A canção mais antiga registrada vem da Inglaterra, datada de 1470 e foi a primeira versão de I SAW THREE SHIPS. Devo dizer que a Inglaterra liderava o setor canções de Natal, com um povo entusiasta e bem organizado que reunia os primeiros cantores solo, chamados WAITS (ou seja, aqueles que esperam). E esperavam o ano todo porque, acompanhados por músicos profissionais, visitavam vários países levando a música de Natal e vivendo em esmolas. Estes foram os primeiros artistas de rua que a tradição se recorda e, quando chegavam, traziam alegria e as boas novas. Com a aproximação do Natal, eles retornavam ao seu país natal, onde representantes das aldeias os acompanhavam em suas apresentações.

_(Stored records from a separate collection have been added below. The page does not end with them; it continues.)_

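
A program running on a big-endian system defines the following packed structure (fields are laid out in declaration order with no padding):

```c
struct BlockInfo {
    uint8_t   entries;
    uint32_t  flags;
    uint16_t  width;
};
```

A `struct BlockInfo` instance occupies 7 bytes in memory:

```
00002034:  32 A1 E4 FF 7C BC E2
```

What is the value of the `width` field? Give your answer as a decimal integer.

`width` follows `entries` (1 B), `flags` (4 B), so it starts at offset 1 + 4 = 5 and occupies 2 bytes.
Bytes at offsets 5..6: BC E2.
Big-endian stores the most-significant byte at the lowest address.
The bytes are already most-significant first: 0xBCE2.
0xBCE2 = 48354.

48354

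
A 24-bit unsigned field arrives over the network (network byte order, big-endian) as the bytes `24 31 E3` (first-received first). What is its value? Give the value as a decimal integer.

Big-endian stores the most-significant byte at the lowest address.
The bytes are already most-significant first: 0x2431E3.
0x2431E3 = 2372067.

2372067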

Foi por isso que os WAITS se tornaram WAITNIGHT, já que, vestindo roupas de Pastor, eles cantavam a noite toda olhando as estrelas, em memória aos primeiros pastores que lotaram a manjedoura de Jesus. Dada a dureza do clima, esse definitivamente não era um costume saudável, o que provavelmente estimulou a criação dos primeiros presépios de madeira. Assim, famílias inteiras, ou até mesmo toda a população de uma aldeia (caso fossem construídos em tamanho natural), se reuniam para fazer a vigília na véspera de Natal. Esses "presépios gigantes" ficavam em estábulos enormes, o que garantia tanto a saúde física quanto a espiritual das pessoas. A tradição se intensificou ao ponto de forçar as Igrejas da Europa a se adaptar, permitindo que o povo celebrasse o Natal com as suas próprias canções. Houve, portanto, um período em que, embora a Missa fosse celebrada em latim, se cantavam coros canônicos ao lado de canções populares que narravam, em linguagem comum, o nascimento de Jesus. Essas canções deixaram de ser consideradas pecaminosas. Um povo feliz lotava as igrejas que, por isso, acendiam milhares de velas; de fato, o povo ficava feliz duas vezes, porque as velas acendidas eram feitas de sebo de animal, e uma vez apagadas eram dadas às centenas de fiéis famintos que... as comiam imediatamente após a missa! Sim, a vida era difícil na Idade Média!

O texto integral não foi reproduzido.